Aave’s spokeswoman stated that although “the DAO has various risk-mitigation, third-party services” to offer risk “assessments and recommendations, it is ultimately up to the DAO to determine how to respond to potential risks.”
According to Frambot, risk management is too time-consuming and complex for a DAO to handle, which results in a concentration of power in the hands of big delegates and risk management companies.
Companies with specialized tools to analyze risk and suggest parameter modifications include Gauntlet and Chaos, two of Aave DAO’s primary risk management partners. Frambot stated that risk managers “literally every day” push risk parameters that are entirely trusted and opaque as if we have no idea how they are determined. Yet you know that the DAO will approve it because it is a product of a reputable company.
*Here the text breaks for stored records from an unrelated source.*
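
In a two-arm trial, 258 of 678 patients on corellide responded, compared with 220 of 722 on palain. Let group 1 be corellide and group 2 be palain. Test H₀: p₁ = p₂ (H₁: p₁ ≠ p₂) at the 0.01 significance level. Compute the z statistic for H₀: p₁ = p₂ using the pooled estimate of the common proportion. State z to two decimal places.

p̂₁ = 258/678 ≈ 0.38053, p̂₂ = 220/722 ≈ 0.30471.
Pooled p̂ = (258+220)/(678+722) = 478/1400 = 0.34143.
SE = √(0.224855 × 0.00285997) = 0.02536.
z = (0.38053 − 0.30471)/0.02536 = 0.07582/0.02536 = 2.99.
Two-sided p-value ≈ 2·Φ(−2.990) = 0.0028, so at α = 0.01 we reject H₀.

z = 2.99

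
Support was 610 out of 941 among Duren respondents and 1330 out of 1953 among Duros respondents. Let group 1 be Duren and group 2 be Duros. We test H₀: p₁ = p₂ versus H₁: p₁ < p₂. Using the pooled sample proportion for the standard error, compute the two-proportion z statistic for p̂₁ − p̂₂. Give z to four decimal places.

z = -1.7560

p̂₁ = 610/941 ≈ 0.648247, p̂₂ = 1330/1953 ≈ 0.681004.
Pooled p̂ = (610+1330)/(941+1953) = 1940/2894 = 0.670352.
SE = √(0.22098 × 0.00157473) = 0.018654.
z = (0.648247 − 0.681004)/0.018654 = -0.032757/0.018654 = -1.7560.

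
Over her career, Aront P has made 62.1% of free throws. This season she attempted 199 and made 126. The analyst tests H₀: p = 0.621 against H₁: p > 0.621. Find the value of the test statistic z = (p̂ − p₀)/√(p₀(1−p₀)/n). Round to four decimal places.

p̂ = 126/199 = 0.633166.
Standard error under H₀: √(0.621×0.379/199) = 0.034391.
z = (0.633166 − 0.621)/0.034391 = 0.012166/0.034391 = 0.3538.
p-value = P(Z > 0.354) ≈ 0.3618.

z = 0.3538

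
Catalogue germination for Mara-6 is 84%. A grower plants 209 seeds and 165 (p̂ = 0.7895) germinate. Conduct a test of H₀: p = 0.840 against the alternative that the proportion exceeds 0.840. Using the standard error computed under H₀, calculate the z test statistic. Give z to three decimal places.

p̂ = 165/209 ≈ 0.789474.
SE = √(p₀(1−p₀)/n) = √(0.1344/209) = 0.025359.
z = (0.789474 − 0.84)/0.025359 = -0.050526/0.025359 = -1.992.
p-value = P(Z > -1.992) ≈ 0.9768.

z = -1.992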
Since December 2020, 303 ideas have made it to a formal Aave DAO governance vote; normally, these come after a “snapshot” community poll on the Aave forums. Of these, just 8% have been explicitly rejected. 233 of the 262 ideas that the Aave DAO has authorized and implemented were adopted by a unanimous vote. Most of them are concerned modifying risk parameters.
Aave DAO decisions are also frequently made by a few “delegates”—individuals or organizations authorized to cast ballots on behalf of other AAVE holders. The three biggest delegates accounted for more than half of the votes in the previous five Aave DAO votes.
The CEO of Agoric, a business developing a DeFi-focused blockchain, Dean Tribble, said some demagoguery was involved in becoming a delegate. People are rewarded for voting by the majority, which explains why such large swings in outcomes affect 100% of the vote. Or a vocal minority can have a disproportionate impact.
The Curve debacle illustrated the system’s potential for arbitrary behaviour.